My homework is asking me to answer problems such as the one that follows:

Find all values of $h$ such that the vectors $\{a_1, a_2\}$ span $\mathbb{R}^2$, where $a_1 = (2, 4)$ and $a_2 = (h, 6)$.

I created an augmented matrix \begin{pmatrix} 2 & h\\ 4 & 6\\ \end{pmatrix} and used elementary row operations to put the matrix in the form \begin{pmatrix} 1 & h/2\\ 0 & 6-2h\\ \end{pmatrix} The answer to the problem is $h \neq 3$. Obviously, $0 = 6 - 2h$ is true when $h = 3$. However, I don't understand why h can be any value except for that value that makes that equation true.

Answer 1

Since $\dim \Bbb R^2 = 2$ and you have two vectors, the only way that they cannot span $\Bbb R^2$ is if they are parallel, in which case, they will span a single line. The vectors $(2,4)$ and $(h,6)$ will be parallel only if $2/h = 4/6$, which gives $h = 3$. Meaning that if $h = 3$, they're parallel and span a single line. Otherwise, they are not parallel and span all of $\Bbb R^2$.

Answer 2

To answer your question, if $6-2h=0$, then we the vectors $(1,0)^T$ and $(h/2,0)^T$ are linearly dependent.

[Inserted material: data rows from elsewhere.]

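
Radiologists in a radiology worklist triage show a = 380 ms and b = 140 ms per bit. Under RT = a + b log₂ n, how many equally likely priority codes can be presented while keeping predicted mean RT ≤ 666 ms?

4

140·log₂ n ≤ 666 − 380 = 286, giving log₂ n ≤ 2.0429 and n ≤ 4.121. The largest whole number is 4.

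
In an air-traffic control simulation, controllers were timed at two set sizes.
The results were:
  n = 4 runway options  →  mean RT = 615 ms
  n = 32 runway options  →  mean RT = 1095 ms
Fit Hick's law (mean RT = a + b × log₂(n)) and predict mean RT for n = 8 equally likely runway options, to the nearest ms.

775 ms

Fit slope and intercept:
  b = (1095 − 615) / (log₂ 32 − log₂ 4) = 480 / (5 − 2) = 160 ms/bit
  a = 615 − 160 × 2 = 295 ms
Then RT(8) = 295 + 160 × log₂ 8 = 295 + 160 × 3 ≈ 775.000 ms.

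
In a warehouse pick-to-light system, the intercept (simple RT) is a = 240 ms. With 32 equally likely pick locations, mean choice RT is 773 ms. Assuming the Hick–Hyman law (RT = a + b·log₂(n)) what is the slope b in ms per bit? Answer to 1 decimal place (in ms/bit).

106.6 ms/bit

32 alternatives carry log₂ 32 = 5 bits; the choice cost is 773 − 240 = 533 ms, so b = 533/5 = 106.600 ms/bit.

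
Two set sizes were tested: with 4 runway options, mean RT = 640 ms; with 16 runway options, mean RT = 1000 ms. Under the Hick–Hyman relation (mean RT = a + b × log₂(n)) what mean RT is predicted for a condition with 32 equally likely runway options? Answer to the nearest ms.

With log₂ n on the abscissa the relation is linear; from the two conditions:
  b = (1000 − 640) / (log₂ 16 − log₂ 4) = 360 / (4 − 2) = 180 ms/bit
  a = 640 − 180 × 2 = 280 ms
Then RT(32) = 280 + 180 × log₂ 32 = 280 + 180 × 5 ≈ 1180.000 ms.

1180 ms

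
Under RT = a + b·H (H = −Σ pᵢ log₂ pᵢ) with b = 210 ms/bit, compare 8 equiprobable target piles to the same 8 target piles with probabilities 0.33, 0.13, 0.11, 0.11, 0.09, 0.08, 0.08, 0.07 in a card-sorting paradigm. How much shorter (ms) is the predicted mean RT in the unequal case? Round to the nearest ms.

The RT saving is b·ΔH. Equiprobable H₀ = log₂(8) = 3.0000 bits; with the given probabilities H = 2.7753 bits.
b·(H₀ − H) = 210 × (3.0000 − 2.7753) = 47.19 ms.

47 ms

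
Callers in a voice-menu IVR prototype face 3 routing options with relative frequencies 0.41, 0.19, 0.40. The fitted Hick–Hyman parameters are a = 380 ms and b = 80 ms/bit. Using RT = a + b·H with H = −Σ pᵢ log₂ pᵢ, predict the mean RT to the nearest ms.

501 ms

H = 0.41·log₂(1/0.41) + 0.19·log₂(1/0.19) + 0.40·log₂(1/0.40) = 1.5114 bits.
RT = 380 + 80 × 1.5114 = 500.91 ms.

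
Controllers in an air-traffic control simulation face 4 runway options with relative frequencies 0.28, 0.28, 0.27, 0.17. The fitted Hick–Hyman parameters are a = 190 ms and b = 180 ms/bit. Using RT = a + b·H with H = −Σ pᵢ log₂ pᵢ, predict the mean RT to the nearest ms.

Entropy contributions −pᵢ log₂ pᵢ: 0.5142, 0.5142, 0.5100, 0.4346; sum H = 1.9730 bits.
RT = a + bH = 190 + 180·1.9730 = 545.15 ms.

545 ms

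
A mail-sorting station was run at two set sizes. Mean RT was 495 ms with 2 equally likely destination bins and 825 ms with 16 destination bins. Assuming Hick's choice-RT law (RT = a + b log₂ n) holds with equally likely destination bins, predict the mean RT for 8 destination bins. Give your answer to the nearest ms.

Fit slope and intercept:
  b = (825 − 495) / (log₂ 16 − log₂ 2) = 330 / (4 − 1) = 110 ms/bit
  a = 495 − 110 × 1 = 385 ms
Then RT(8) = 385 + 110 × log₂ 8 = 385 + 110 × 3 ≈ 715.000 ms.

715 ms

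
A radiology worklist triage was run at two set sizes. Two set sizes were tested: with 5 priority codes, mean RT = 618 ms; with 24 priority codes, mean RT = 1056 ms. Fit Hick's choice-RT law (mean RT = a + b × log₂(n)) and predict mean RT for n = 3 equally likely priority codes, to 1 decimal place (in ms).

475.4 ms

Solve the two-equation system in a and b:
  b = (1056 − 618) / (log₂ 24 − log₂ 5) = 438 / (4.5850 − 2.3219) = 193.545 ms/bit
  a = 618 − 193.545 × 2.3219 = 168.601 ms
Then RT(3) = 168.601 + 193.545 × log₂ 3 = 168.601 + 193.545 × 1.5850 ≈ 475.364 ms.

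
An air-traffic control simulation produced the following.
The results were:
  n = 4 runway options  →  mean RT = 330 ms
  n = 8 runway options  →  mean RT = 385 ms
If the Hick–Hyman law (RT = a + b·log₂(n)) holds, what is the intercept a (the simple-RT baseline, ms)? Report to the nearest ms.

220 ms

The slope on a log₂ axis is (385 − 330) / (3 − 2) = 55 ms/bit.
a = RT₁ − b·log₂ n₁ = 330 − 55 × 2 = 220.000 ms.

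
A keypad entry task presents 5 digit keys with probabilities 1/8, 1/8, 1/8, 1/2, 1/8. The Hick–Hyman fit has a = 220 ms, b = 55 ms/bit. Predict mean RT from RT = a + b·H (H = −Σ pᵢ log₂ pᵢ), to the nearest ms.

H = −Σ pᵢ log₂ pᵢ = 0.125·3 + 0.125·3 + 0.125·3 + 0.5·1 + 0.125·3 = 2.000 bits.
RT = 220 + 55 × 2.000 = 330.00 ms.

330 ms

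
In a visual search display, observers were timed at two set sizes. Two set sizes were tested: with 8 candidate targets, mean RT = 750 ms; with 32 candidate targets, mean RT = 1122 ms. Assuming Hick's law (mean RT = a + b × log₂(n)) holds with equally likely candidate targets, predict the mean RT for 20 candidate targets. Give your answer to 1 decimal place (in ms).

With log₂ n on the abscissa the relation is linear; from the two conditions:
  b = (1122 − 750) / (log₂ 32 − log₂ 8) = 372 / (5 − 3) = 186.000 ms/bit
  a = 750 − 186.000 × 3 = 192.000 ms
Then RT(20) = 192.000 + 186.000 × log₂ 20 = 192.000 + 186.000 × 4.3219 ≈ 995.879 ms.

995.9 ms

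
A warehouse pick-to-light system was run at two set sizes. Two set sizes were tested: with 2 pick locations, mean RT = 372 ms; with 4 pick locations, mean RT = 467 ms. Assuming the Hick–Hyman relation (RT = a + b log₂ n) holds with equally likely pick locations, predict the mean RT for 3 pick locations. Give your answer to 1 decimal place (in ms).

427.6 ms

With log₂ n on the abscissa the relation is linear; from the two conditions:
  b = (467 − 372) / (log₂ 4 − log₂ 2) = 95 / (2 − 1) = 95.000 ms/bit
  a = 372 − 95.000 × 1 = 277.000 ms
Then RT(3) = 277.000 + 95.000 × log₂ 3 = 277.000 + 95.000 × 1.5850 ≈ 427.571 ms.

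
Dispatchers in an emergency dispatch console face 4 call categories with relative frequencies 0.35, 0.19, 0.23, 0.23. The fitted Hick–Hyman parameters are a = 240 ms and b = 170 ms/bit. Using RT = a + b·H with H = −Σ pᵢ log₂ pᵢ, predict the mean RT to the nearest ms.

573 ms

H = 0.35·log₂(1/0.35) + 0.19·log₂(1/0.19) + 0.23·log₂(1/0.23) + 0.23·log₂(1/0.23) = 1.9607 bits.
RT = 240 + 170 × 1.9607 = 573.31 ms.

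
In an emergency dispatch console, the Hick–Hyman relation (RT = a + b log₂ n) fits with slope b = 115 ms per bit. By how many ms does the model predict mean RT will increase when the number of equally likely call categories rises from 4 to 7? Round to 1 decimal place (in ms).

92.8 ms

The intercept a cancels: ΔRT = b·(log₂ n₂ − log₂ n₁) = b·log₂(n₂/n₁).
log₂(7) − log₂(4) = 2.8074 − 2 = 0.8074.
ΔRT = 115 × 0.8074 = 92.846 ms.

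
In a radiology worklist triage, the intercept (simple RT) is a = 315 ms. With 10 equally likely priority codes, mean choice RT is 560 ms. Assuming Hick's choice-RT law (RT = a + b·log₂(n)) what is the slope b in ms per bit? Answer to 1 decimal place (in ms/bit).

10 alternatives carry log₂ 10 = 3.3219 bits; the choice cost is 560 − 315 = 245 ms, so b = 245/3.3219 = 73.752 ms/bit.

73.8 ms/bit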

Since the $dim(\mathbb{R}^2)=2$, a set of vectors, $V=\{v_1,v_2,...\}$, with $v_i\in \mathbb{R}^2$, will span the vector space if and only if there are at least 2 linearly independent vectors in $v$.

Since we do not have 2 linearly independent vectors when $h=3$, the set of vectors listed $V=\{(1,0)^T$, $(h/2,0)^T\}$ will not span $\mathbb{R}^2$.